I actually doubt this is to do with autoimmunity or inflammation. The author's musings on mechanisms look a bit guided by fashion. In CRPS-1 the affected part is often reddish but cold. This is not inflammation. It is something we have seen for decades or centuries and never had an explanation for.


So, thinking about why women should have more CRPS-1 and also more ME, without much indication of autoimmunity I started thinking about pain interacting with tissues - which in CRPS is easy for all to see, but unexplained. In ME and fibromyalgia, if that can be usefully defined, there is nothing to see but still a major problem.

I also note that pain can interact with body tissues in anyone, men as well, including me, in remarkable ways. When I had renal colic, which is said to be the worst pain known, my hands became completely drained of blood because of some peculiar pattern of sympathetic nerve activity.

And of course women have Raynaud's much more than men, regardless of any autoimmune problems - constitutional Raynaud's is more common in women.

So what is it that is different about women that might affect interactions between pain and tissues and blood flow? If we forget antibodies, is there anything much different? Do women look different?

Well, yes, very different. The skeleton is a bit different but they mostly look different because in men adipose tissue is collected in the omentum of the gut - beer belly - whereas in women it is distributed evenly around the subcutaneous tissue to produce a more pleasing contour! And presumably this is all about thermoregulation.

In other words women are vastly different in the way peripheral nerves interact with tissue structure, blood flow and metabolism. You will very likely find nothing on blood samples because it is regulation in the body that is different. The cells are the same.
You will probably find nothing specific in any metabolic pathway because the problem is the way the volume knob is being turned and down during the day and night. You still get Radio 1,2,3 or 4.

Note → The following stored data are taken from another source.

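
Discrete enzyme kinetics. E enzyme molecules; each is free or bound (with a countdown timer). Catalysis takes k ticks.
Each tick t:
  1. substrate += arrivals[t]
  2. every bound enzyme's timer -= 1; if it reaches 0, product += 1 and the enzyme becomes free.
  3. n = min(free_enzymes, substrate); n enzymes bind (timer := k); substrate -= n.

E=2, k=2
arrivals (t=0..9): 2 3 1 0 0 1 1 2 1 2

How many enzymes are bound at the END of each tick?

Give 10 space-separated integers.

t=0: arr=2 -> substrate=0 bound=2 product=0
t=1: arr=3 -> substrate=3 bound=2 product=0
t=2: arr=1 -> substrate=2 bound=2 product=2
t=3: arr=0 -> substrate=2 bound=2 product=2
t=4: arr=0 -> substrate=0 bound=2 product=4
t=5: arr=1 -> substrate=1 bound=2 product=4
t=6: arr=1 -> substrate=0 bound=2 product=6
t=7: arr=2 -> substrate=2 bound=2 product=6
t=8: arr=1 -> substrate=1 bound=2 product=8
t=9: arr=2 -> substrate=3 bound=2 product=8

Answer: 2 2 2 2 2 2 2 2 2 2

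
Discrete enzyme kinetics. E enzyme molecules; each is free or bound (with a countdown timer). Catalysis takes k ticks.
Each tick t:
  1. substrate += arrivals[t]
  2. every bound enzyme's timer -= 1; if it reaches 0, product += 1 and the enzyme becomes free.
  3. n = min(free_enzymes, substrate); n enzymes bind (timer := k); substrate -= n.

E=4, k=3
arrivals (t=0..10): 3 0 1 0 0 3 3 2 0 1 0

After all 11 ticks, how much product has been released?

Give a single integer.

Answer: 8

Derivation:
t=0: arr=3 -> substrate=0 bound=3 product=0
t=1: arr=0 -> substrate=0 bound=3 product=0
t=2: arr=1 -> substrate=0 bound=4 product=0
t=3: arr=0 -> substrate=0 bound=1 product=3
t=4: arr=0 -> substrate=0 bound=1 product=3
t=5: arr=3 -> substrate=0 bound=3 product=4
t=6: arr=3 -> substrate=2 bound=4 product=4
t=7: arr=2 -> substrate=4 bound=4 product=4
t=8: arr=0 -> substrate=1 bound=4 product=7
t=9: arr=1 -> substrate=1 bound=4 product=8
t=10: arr=0 -> substrate=1 bound=4 product=8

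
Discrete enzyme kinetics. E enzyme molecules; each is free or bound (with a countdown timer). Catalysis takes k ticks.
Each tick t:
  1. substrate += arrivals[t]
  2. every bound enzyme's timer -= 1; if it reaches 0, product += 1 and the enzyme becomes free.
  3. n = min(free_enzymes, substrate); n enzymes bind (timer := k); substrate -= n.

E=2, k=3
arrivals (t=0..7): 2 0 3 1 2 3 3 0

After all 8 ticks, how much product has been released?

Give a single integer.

Answer: 4

Derivation:
t=0: arr=2 -> substrate=0 bound=2 product=0
t=1: arr=0 -> substrate=0 bound=2 product=0
t=2: arr=3 -> substrate=3 bound=2 product=0
t=3: arr=1 -> substrate=2 bound=2 product=2
t=4: arr=2 -> substrate=4 bound=2 product=2
t=5: arr=3 -> substrate=7 bound=2 product=2
t=6: arr=3 -> substrate=8 bound=2 product=4
t=7: arr=0 -> substrate=8 bound=2 product=4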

CRPS may bee of use as a lesson because it shows what can happen if locally the regulatory system goes completely off the scale.

 

Couple of thigs struck me about this:
1) They had a "cohort of well-characterised patients with chronic CRPS-1 (n=34)" and the genes were evident [Note 1]. Highlights the problem in ME/CFS i.e. the population is heterogeneous. Larger GWAS studies, or rather combining studies, have been successfully used as a workaround in dementia.
2) On a lighter note - in the Introduction the authors state "---In 95% of cases, it [CRPS-1] occurs post-traumatically --". The study finds a strong genetic link, despite the small study size, yet the authors don't give up on the old Gods (trauma) - in the Conclusion they state "Our work suggests the possibility that a permissive genetic background is an important factor in the development of CRPS-1." OK they've added a new God -- your genes -- maybe the fact that it's published in the BMJ is relevant!


Note 1:
"
Methods Exome sequencing was performed to seek altered non-synonymous SNP allele frequencies in a discovery cohort of well-characterised patients with chronic CRPS-1 (n=34) compared with population databases. Identified SNP alleles were confirmed by Sanger sequencing and sought in a replication cohort (n=50). Gene expression of peripheral blood macrophages was assessed.

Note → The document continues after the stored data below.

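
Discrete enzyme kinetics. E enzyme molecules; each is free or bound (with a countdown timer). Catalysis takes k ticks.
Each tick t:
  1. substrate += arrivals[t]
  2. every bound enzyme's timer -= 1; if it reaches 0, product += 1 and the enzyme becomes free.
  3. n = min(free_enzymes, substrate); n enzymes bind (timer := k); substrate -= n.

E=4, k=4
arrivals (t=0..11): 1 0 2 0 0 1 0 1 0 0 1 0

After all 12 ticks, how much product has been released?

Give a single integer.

t=0: arr=1 -> substrate=0 bound=1 product=0
t=1: arr=0 -> substrate=0 bound=1 product=0
t=2: arr=2 -> substrate=0 bound=3 product=0
t=3: arr=0 -> substrate=0 bound=3 product=0
t=4: arr=0 -> substrate=0 bound=2 product=1
t=5: arr=1 -> substrate=0 bound=3 product=1
t=6: arr=0 -> substrate=0 bound=1 product=3
t=7: arr=1 -> substrate=0 bound=2 product=3
t=8: arr=0 -> substrate=0 bound=2 product=3
t=9: arr=0 -> substrate=0 bound=1 product=4
t=10: arr=1 -> substrate=0 bound=2 product=4
t=11: arr=0 -> substrate=0 bound=1 product=5

Answer: 5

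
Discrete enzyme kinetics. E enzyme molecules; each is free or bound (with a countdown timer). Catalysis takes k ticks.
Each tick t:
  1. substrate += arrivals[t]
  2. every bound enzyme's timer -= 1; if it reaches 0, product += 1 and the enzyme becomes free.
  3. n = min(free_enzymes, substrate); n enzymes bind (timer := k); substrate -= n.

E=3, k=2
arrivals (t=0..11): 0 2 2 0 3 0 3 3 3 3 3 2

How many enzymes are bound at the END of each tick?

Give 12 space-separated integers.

t=0: arr=0 -> substrate=0 bound=0 product=0
t=1: arr=2 -> substrate=0 bound=2 product=0
t=2: arr=2 -> substrate=1 bound=3 product=0
t=3: arr=0 -> substrate=0 bound=2 product=2
t=4: arr=3 -> substrate=1 bound=3 product=3
t=5: arr=0 -> substrate=0 bound=3 product=4
t=6: arr=3 -> substrate=1 bound=3 product=6
t=7: arr=3 -> substrate=3 bound=3 product=7
t=8: arr=3 -> substrate=4 bound=3 product=9
t=9: arr=3 -> substrate=6 bound=3 product=10
t=10: arr=3 -> substrate=7 bound=3 product=12
t=11: arr=2 -> substrate=8 bound=3 product=13

Answer: 0 2 3 2 3 3 3 3 3 3 3 3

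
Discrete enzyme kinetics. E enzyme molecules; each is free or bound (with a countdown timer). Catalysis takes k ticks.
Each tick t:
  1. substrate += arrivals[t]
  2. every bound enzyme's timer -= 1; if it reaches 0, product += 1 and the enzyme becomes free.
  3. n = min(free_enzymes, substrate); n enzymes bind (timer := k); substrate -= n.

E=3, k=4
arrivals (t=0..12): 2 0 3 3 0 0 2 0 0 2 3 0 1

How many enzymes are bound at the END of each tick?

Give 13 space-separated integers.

Answer: 2 2 3 3 3 3 3 3 3 3 3 3 3

Derivation:
t=0: arr=2 -> substrate=0 bound=2 product=0
t=1: arr=0 -> substrate=0 bound=2 product=0
t=2: arr=3 -> substrate=2 bound=3 product=0
t=3: arr=3 -> substrate=5 bound=3 product=0
t=4: arr=0 -> substrate=3 bound=3 product=2
t=5: arr=0 -> substrate=3 bound=3 product=2
t=6: arr=2 -> substrate=4 bound=3 product=3
t=7: arr=0 -> substrate=4 bound=3 product=3
t=8: arr=0 -> substrate=2 bound=3 product=5
t=9: arr=2 -> substrate=4 bound=3 product=5
t=10: arr=3 -> substrate=6 bound=3 product=6
t=11: arr=0 -> substrate=6 bound=3 product=6
t=12: arr=1 -> substrate=5 bound=3 product=8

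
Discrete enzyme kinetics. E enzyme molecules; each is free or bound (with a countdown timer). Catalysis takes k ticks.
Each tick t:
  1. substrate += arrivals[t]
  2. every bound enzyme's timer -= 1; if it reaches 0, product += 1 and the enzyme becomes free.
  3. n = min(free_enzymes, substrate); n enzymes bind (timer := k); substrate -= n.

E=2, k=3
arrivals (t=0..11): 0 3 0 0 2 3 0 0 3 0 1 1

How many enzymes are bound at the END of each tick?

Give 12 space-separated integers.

Answer: 0 2 2 2 2 2 2 2 2 2 2 2

Derivation:
t=0: arr=0 -> substrate=0 bound=0 product=0
t=1: arr=3 -> substrate=1 bound=2 product=0
t=2: arr=0 -> substrate=1 bound=2 product=0
t=3: arr=0 -> substrate=1 bound=2 product=0
t=4: arr=2 -> substrate=1 bound=2 product=2
t=5: arr=3 -> substrate=4 bound=2 product=2
t=6: arr=0 -> substrate=4 bound=2 product=2
t=7: arr=0 -> substrate=2 bound=2 product=4
t=8: arr=3 -> substrate=5 bound=2 product=4
t=9: arr=0 -> substrate=5 bound=2 product=4
t=10: arr=1 -> substrate=4 bound=2 product=6
t=11: arr=1 -> substrate=5 bound=2 product=6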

Results In the discovery cohort, the rare allele frequencies of four non-synonymous SNPs were statistically increased. The replication cohort confirmed this finding. In a chronic pain cohort, these alleles were not overexpressed. In total, 25 out of 84 (29.8%) patients with CRPS-1 expressed a rare allele. The SNPs were rs41289586 in ANO10, rs28360457 in P2RX7, rs1126930 in PRKAG1 and rs80308281 in SLC12A9. Males were more likely than females to have a rare SNP allele, 8 out of 14 (57.1%) vs 17 out of 70 (24.3%) (Fisher’s p=0.023). ANO10, P2RX7, PRKAG1 and SLC12A9 were all expressed in macrophages from healthy human controls.

"Conclusion A single SNP in each of the genes ANO10, P2RX7, PRKAG1 and SLC12A9 was associated with developing chronic CRPS-1, with more males than females expressing these rare alleles. Our work suggests the possibility that a permissive genetic background is an important factor in the development of CRPS-1."